The kick-off for UNBC’s 25th anniversary celebrations occurred on Sept 2 and coincided with orientation for hundreds of first-year students. The events of the day have been captured in the news and on various social media channels, but now, one week after the festivities, it’s easy to see that the kick-off also inspired feelings of pride from people with various associations with UNBC. The Citizen published an editorial, a local CBC radio personality wrote a blog post (both authors are UNBC alumni), and long-time faculty member Todd Whitcombe penned a sincere op-ed, and they have served to magnify the atmosphere that was felt on campus that day. As a “UNBC old-timer,” it was gratifying to see new students truly interacting with people whose association with UNBC is much older than the students themselves.
It’s exactly why one of the themes for the 25th anniversary is energy. There was a real feeling of energy at the University last week, and many commented that they had never witnessed anything quite like it at UNBC. I was on campus the day the Queen visited in 1994. I’ll never forget it, but it has been great to see that level of energy resurrected many times over the years: the annual graduation ceremonies, the start of the medical program in 2004, the opening of the sport centre in 2007, and the visit from Rick Mercer a couple of years ago. Last Tuesday was one of those days.
Last Tuesday also marked the start of a new energy project that will foster the evolution of UNBC as a model for northern and remote communities.
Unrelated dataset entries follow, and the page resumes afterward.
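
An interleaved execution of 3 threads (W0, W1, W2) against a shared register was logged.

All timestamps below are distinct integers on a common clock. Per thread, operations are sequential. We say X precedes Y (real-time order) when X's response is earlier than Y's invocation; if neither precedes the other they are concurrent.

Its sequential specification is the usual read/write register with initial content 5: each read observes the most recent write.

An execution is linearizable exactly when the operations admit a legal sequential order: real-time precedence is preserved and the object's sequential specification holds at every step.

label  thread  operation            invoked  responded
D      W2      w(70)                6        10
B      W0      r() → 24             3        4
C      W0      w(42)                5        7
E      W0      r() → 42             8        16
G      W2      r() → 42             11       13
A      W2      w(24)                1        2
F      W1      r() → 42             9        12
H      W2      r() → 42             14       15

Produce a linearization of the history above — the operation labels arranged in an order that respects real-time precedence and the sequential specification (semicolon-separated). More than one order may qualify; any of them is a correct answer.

after step 1 (A w(24)): value 24
after step 2 (B r() → 24): value 24
after step 3 (D w(70)): value 70
after step 4 (C w(42)): value 42
after step 5 (E r() → 42): value 42
after step 6 (F r() → 42): value 42
after step 7 (G r() → 42): value 42
after step 8 (H r() → 42): value 42

A; B; D; C; E; F; G; H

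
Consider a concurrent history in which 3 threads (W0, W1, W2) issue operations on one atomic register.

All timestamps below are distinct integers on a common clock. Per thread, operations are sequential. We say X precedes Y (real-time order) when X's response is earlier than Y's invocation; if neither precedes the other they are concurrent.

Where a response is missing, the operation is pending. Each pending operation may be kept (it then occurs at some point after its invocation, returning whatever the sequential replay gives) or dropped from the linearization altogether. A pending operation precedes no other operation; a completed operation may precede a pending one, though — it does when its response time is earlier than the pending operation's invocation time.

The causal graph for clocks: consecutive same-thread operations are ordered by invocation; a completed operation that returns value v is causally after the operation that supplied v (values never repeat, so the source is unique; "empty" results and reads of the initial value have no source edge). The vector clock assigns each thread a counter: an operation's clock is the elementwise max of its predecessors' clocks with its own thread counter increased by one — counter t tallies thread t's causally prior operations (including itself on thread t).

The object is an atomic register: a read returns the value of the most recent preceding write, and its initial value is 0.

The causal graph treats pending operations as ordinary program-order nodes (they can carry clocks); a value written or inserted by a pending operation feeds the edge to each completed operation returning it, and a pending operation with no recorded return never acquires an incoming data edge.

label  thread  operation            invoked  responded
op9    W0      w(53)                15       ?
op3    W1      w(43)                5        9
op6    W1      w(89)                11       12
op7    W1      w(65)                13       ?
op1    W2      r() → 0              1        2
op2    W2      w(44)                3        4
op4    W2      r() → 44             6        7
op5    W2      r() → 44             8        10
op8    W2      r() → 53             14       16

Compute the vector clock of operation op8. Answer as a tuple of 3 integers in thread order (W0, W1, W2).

(1, 0, 5)

VC(op1, invoked at 1): no causal predecessors; +1 on W2 → (0, 0, 1)
VC(op3, invoked at 5): no causal predecessors; +1 on W1 → (0, 1, 0)
VC(op9, invoked at 15): no causal predecessors; +1 on W0 → (1, 0, 0)
op2 (invocation 3): componentwise max over VC(op1)=(0, 0, 1), +1 at W2, giving (0, 0, 2)
op6 (invocation 11): componentwise max over VC(op3)=(0, 1, 0), +1 at W1, giving (0, 2, 0)
op4 (invocation 6): componentwise max over VC(op2)=(0, 0, 2), +1 at W2, giving (0, 0, 3)
op7 (invocation 13): componentwise max over VC(op6)=(0, 2, 0), +1 at W1, giving (0, 3, 0)
op5 (invocation 8): componentwise max over VC(op2)=(0, 0, 2), VC(op4)=(0, 0, 3), +1 at W2, giving (0, 0, 4)
op8 (invocation 14): componentwise max over VC(op5)=(0, 0, 4), VC(op9)=(1, 0, 0), +1 at W2, giving (1, 0, 5)
target: VC(op8) = (1, 0, 5)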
The Sustainable Communities Demonstration Project (SCDP) will connect UNBC’s bioenergy systems – especially the wood pellet system – to the residences, daycare, and the I.K. Barber Enhanced Forestry Lab. The initial phase will be a district energy system that will circulate on hot water, just like the rest of the core campus buildings. But, unlike the rest of the campus, the new SCDP will deliver heat at a lower temperature, serving as a more effective platform for demonstrating multiple renewable energy technologies, including bioenergy, that may be appropriate for deployment in rural communities. Currently, hundreds of communities across Canada burn diesel or propane to meet their energy needs.
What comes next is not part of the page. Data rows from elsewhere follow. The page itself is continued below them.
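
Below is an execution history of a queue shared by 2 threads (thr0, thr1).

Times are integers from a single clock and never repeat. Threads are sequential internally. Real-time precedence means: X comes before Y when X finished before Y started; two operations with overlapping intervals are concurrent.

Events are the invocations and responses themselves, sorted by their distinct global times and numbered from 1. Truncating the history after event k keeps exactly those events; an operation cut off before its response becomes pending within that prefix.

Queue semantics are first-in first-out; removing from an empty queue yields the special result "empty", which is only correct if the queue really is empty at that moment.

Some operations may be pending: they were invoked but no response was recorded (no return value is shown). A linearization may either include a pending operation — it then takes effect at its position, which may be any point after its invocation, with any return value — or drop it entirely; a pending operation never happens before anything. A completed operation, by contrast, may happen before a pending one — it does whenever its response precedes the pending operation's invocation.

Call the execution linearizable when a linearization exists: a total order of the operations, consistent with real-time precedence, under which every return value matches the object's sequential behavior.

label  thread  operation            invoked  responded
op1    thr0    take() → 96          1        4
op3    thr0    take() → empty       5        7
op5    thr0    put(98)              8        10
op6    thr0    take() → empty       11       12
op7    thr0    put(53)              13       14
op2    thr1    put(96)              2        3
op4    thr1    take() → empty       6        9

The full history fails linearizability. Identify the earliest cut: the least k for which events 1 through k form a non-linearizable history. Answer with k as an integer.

one valid order for events 1..11 is op2, op1, op3, op4, op5:
1. op2 put(96), leaving queue <96>
2. op1 take() → 96, leaving queue <>
3. op3 take() → empty, leaving queue <>
4. op4 take() → empty, leaving queue <>
5. op5 put(98), leaving queue <98>
adding event 12 (op6 responds at 12) leaves no legal real-time order
one such order, op1, op2, op3, op4, op5, op6, breaks at step 1 where op1 take() → 96 is illegal
one such order, op1, op2, op3, op5, op4, op6, breaks at step 1 where op1 take() → 96 is illegal

12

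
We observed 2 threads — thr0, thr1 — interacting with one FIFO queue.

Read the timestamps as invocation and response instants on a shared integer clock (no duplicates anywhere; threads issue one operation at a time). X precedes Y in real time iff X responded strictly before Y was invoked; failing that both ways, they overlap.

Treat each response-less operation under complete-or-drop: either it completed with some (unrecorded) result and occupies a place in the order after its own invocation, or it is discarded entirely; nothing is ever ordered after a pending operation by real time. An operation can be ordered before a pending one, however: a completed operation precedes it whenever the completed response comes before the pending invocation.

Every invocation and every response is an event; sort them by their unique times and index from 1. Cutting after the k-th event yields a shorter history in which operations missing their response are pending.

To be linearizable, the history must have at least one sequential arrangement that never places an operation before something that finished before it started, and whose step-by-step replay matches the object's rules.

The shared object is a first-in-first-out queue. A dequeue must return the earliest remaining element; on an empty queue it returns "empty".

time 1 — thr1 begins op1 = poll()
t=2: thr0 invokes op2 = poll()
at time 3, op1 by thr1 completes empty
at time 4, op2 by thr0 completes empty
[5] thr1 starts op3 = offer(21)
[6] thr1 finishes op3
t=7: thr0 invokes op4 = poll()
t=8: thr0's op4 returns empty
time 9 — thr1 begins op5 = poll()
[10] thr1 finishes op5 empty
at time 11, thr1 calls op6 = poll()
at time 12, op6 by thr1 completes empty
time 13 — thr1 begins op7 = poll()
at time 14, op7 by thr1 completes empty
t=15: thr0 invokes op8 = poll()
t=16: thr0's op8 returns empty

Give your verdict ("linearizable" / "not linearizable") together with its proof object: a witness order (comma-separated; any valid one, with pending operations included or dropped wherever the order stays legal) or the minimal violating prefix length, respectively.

not linearizable — minimal violating prefix: 8 events

prefix check: 1..7 passes, 1..8 fails once op4's time-8 response joins
2 orders of the 4 completed FIFO queue ops respect real time; none is legal
take op1, op2, op3, op4: step 4 already fails, because op4 poll() → empty cannot occur there
take op2, op1, op3, op4: step 4 already fails, because op4 poll() → empty cannot occur there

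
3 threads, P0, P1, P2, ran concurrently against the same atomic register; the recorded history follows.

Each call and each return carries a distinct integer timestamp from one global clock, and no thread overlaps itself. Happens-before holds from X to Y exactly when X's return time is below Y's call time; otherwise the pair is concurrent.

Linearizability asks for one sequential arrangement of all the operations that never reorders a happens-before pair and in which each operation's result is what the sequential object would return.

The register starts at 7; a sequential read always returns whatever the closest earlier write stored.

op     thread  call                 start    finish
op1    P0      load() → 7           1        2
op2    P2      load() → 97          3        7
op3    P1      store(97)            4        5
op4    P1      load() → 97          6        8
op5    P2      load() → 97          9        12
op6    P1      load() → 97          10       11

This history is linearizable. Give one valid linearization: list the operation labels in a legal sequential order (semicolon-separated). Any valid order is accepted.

1. op1 load() → 7, leaving value 7
2. op3 store(97), leaving value 97
3. op2 load() → 97, leaving value 97
4. op4 load() → 97, leaving value 97
5. op5 load() → 97, leaving value 97
6. op6 load() → 97, leaving value 97

op1; op3; op2; op4; op5; op6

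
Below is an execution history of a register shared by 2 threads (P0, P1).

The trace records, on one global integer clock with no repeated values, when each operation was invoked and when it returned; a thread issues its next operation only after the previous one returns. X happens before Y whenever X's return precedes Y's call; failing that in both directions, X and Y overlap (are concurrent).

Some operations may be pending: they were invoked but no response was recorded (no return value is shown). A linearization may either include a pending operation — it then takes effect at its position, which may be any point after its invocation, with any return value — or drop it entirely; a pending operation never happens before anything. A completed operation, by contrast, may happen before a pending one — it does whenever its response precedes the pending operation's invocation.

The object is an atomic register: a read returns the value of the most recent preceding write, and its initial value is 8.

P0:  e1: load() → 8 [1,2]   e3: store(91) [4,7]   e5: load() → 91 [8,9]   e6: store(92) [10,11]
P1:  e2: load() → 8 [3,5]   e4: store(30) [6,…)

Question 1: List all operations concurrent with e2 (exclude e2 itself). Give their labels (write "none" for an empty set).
e3

overlap test against e2 [3,5]: concurrent iff the interval meets 3..5
e1 [1,2]: before
e3 [4,7]: concurrent
e4 [6,…): after
e5 [8,9]: after
e6 [10,11]: after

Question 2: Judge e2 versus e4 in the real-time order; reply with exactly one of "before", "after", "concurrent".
before

e2 spans [3,5], e4 spans [6,…)
resp(e2)=5 < inv(e4)=6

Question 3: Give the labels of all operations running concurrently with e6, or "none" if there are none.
e4

e6 runs from 10 to 11; window-overlapping ops are concurrent
e1 [1,2]: before
e2 [3,5]: before
e3 [4,7]: before
e4 [6,…): concurrent
e5 [8,9]: before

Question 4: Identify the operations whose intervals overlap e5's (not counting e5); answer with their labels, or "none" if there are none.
e4

concurrent with e5 ([8,9]): every op whose interval crosses 8..9
e1 [1,2]: before
e2 [3,5]: before
e3 [4,7]: before
e4 [6,…): concurrent
e6 [10,11]: after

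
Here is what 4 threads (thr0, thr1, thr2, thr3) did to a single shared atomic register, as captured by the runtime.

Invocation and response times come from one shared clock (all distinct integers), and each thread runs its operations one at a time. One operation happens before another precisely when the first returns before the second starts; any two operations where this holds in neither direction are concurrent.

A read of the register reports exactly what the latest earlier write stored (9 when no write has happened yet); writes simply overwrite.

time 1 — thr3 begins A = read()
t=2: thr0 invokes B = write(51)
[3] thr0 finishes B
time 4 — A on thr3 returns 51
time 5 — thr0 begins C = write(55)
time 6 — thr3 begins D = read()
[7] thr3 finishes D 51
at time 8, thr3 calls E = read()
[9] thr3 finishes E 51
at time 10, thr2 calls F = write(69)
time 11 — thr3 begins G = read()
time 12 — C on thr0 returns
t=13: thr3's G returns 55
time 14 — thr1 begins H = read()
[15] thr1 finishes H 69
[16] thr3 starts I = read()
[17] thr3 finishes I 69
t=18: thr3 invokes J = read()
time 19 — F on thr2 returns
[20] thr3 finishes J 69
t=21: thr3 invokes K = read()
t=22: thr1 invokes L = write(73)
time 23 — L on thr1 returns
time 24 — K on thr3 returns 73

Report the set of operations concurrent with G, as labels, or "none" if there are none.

C, F

G spans [11,13]: anything still running between times 11 and 13 counts as concurrent
A [1,4]: before
B [2,3]: before
C [5,12]: concurrent
D [6,7]: before
E [8,9]: before
F [10,19]: concurrent
H [14,15]: after
I [16,17]: after
J [18,20]: after
K [21,24]: after
L [22,23]: after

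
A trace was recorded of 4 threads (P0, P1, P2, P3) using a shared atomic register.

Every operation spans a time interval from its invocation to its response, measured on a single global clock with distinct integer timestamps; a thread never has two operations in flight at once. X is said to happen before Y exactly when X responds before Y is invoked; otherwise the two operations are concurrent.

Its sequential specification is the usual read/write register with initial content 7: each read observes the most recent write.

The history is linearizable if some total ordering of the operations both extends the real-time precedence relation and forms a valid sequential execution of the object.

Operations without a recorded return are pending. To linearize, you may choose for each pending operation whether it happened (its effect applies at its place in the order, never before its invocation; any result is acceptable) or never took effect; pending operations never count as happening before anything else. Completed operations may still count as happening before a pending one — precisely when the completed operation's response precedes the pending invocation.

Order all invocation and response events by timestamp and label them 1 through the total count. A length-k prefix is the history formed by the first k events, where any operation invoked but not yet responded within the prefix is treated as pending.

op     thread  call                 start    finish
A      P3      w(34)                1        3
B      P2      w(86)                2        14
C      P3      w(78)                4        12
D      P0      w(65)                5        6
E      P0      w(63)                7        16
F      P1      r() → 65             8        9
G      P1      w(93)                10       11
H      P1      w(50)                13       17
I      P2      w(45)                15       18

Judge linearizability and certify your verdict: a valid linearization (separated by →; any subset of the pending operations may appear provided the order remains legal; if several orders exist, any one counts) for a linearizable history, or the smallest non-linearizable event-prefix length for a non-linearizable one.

1. A w(34), leaving value 34
2. B w(86), leaving value 86
3. C w(78), leaving value 78
4. D w(65), leaving value 65
5. F r() → 65, leaving value 65
6. E w(63), leaving value 63
7. G w(93), leaving value 93
8. H w(50), leaving value 50
9. I w(45), leaving value 45

linearizable — witness: A → B → C → D → F → E → G → H → I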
The initial funding partners – the Government of BC, TransCanada Corporation, the Omineca Beetle Action Coalition, and the BC Bioenergy Network – announced their participation last week and local wood pellet manufacturer, Pacific BioEnergy, announced their commitment to continue donating wood pellets for the expanded system.
Many communities and businesses care about this project. So do many employees and students. One of them spoke at the announcement. Titi Kunkel is a UNBC graduate and recently defended her PhD dissertation about the relationship between local, renewable energy and the development of Aboriginal communities. When I asked her to describe her interest in the SCDP and its value, she initially responded that it would take a 15-page paper…or two! Titi lives in Quesnel and did her research with 15 First Nations communities in the Cariboo and Chilcotin regions of BC. She’s convinced that rural and remote regions should use their vast, adjacent natural resources to generate energy that will foster their continued sustainability and that the SCDP will help show the way.
It will start on the Prince George campus, and the trailblazers will be the students in residence who will be the first beneficiaries of the new SCDP. They won’t actually feel any difference, except the pride – maybe the “energy” – of being associated with something important for communities across Canada.